ALTON: campaign to end free speech
Two murders that provoked Lincoln to run for president
Style Magazine Newswire | 7/26/2022, 9:50 a.m.
ALTON shines a spotlight on the double scandal that provoked Abraham Lincoln to run for President. We see echoes of ALTON in threats to democracy from the January 6, 2021 attack on the Capitol, the recent surge in mass murders and hate crimes – the “threat from within” that Abraham Lincoln warned of in his first great speech of January 27, 1838 after the Alton scandal. Lincoln’s speech launched his trajectory toward the Senate and Presidency twenty years later and issued a powerful warning that is eerily relevant again today.

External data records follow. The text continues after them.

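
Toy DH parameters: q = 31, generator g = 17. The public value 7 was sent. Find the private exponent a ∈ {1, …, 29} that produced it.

Try successive powers of 17 modulo 31:
17^1 ≡ 17
17^2 ≡ 10
17^3 ≡ 15
17^4 ≡ 7
Found: a = 4.

4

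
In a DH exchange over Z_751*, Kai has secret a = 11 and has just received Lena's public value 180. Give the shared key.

Shared key K = 180^11 mod 751.
180^1 ≡ 180 (mod 751)
180^2 = (180^1)^2 ≡ 180^2 = 32400 ≡ 107 (mod 751)
180^4 = (180^2)^2 ≡ 107^2 = 11449 ≡ 184 (mod 751)
180^8 = (180^4)^2 ≡ 184^2 = 33856 ≡ 61 (mod 751)
180^11 = 180^8 · 180^2 · 180^1 ≡ 61 · 107 · 180 ≡ 296 (mod 751).

296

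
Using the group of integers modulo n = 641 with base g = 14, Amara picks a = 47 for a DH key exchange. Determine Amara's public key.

Public value = 14^{47} \pmod{641}.
14^1 ≡ 14 (mod 641)
14^2 = (14^1)^2 ≡ 14^2 = 196 ≡ 196 (mod 641)
14^4 = (14^2)^2 ≡ 196^2 = 38416 ≡ 597 (mod 641)
14^8 = (14^4)^2 ≡ 597^2 = 356409 ≡ 13 (mod 641)
14^16 = (14^8)^2 ≡ 13^2 = 169 ≡ 169 (mod 641)
14^32 = (14^16)^2 ≡ 169^2 = 28561 ≡ 357 (mod 641)
14^47 = 14^32 · 14^8 · 14^4 · 14^2 · 14^1 ≡ 357 · 13 · 597 · 196 · 14 ≡ 143 (mod 641).

143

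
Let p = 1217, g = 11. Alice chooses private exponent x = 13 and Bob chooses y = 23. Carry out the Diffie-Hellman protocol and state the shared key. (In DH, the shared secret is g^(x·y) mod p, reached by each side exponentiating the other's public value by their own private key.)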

ALTON revolves around the crucifixion of an innocent black man, Francis MacIntosh, in St. Louis, MO (1836), followed by the murder of a white man Elijah Parish Lovejoy (1837) who spoke out for McIntosh, demanding a fair trial. ALTON is based on the Harvard PhD thesis and biography of Elijah Parish Lovejoy by JJohn Glanville Gill, memoirs of escaped slaves William Wells Brown, Henry Bibb, and Solomon Northrup and a screenplay for a feature film ALTON.
The brutal murder of Francis McIntosh, and its dismissal in court, transformed Lovejoy from a moderate into an abolitionist. In the 1830s, slaves escaped from Missouri, a slave state, risking their lives to ford the Mississippi River to Alton, Illinois, a free state where they thought they would be free. A Missouri slave owner paid off an Illinois lawyer to pressure local residents to return his escaped slaves, manipulate the media, contrive a business downturn in Alton, and blame economic recession on all those who wanted to abolish slavery.
The villain in ALTON, a paid pro-slavery lobbyist, handed Elijah Parish Lovejoy, Editor of The Alton Observer, a devil’s ultimatum: “Sacrifice your values. Give up your commitment to free speech. Abandon your newspaper and leave Alton. Or stay. . . and you’ll be murdered.” When Lovejoy refused to sacrifice his values, a frenzied mob of white men feigned respectability by dressing up in top hats and swallow-tail coats to murder him. This murder in Illinois, Abraham Lincoln’s home state, awakened the nation to the evil of slavery.
The book ALTON has sparked a "making media actionable" project led by five invited authors, who have contributed chapters.
Lisa Maydell, award-winning writer and film director in Atlanta, in her chapter in ALTON describes how the first African American President of the International Boxing Federation refused a bribe offered if he would compromise his values. Mobolaji Olambiwonnu, winner of a Tribeca Audience Award 2021 for his film Ferguson Rises, wrote a foreword for ALTON about harnessing media for social change. Dr. Marty Casey, winner of a Presidential Lifetime Achievement Award 2021, founded The UnGUN Institute following the murder of Michael Brown Jr. in 2014 to process individual and collective trauma from violent racist acts and is Chair of Black Son Day August 9th which drew 50,000 in previous years (both in person and online). Scott Cooper, Director of It’s Our Story, a project of the Victor Pineda Foundation, winner of a Best of Berkeley 2022 Award, describes collecting the stories of talented disabled leaders, inspired by Steven Spielberg’s Shoah Foundation, which collects the stories of Holocaust survivors. Dr. Joseph Okpaku writes about making media actionable. After following a conventional path, earning a graduate degree at Harvard, working as a Research Scientist at NASA, and later founding earthDECKS, ALTON’s author Zann Gill was struck by an epiphany: powerful stories are the keys to unlock change agency. ALTON is part of a network of cross-sectoral equity projects to address disability, race, gender, and other forms of discrimination. It is timely now to empower everyone to address US election rigging, media manipulation, police brutality, and equal opportunity today.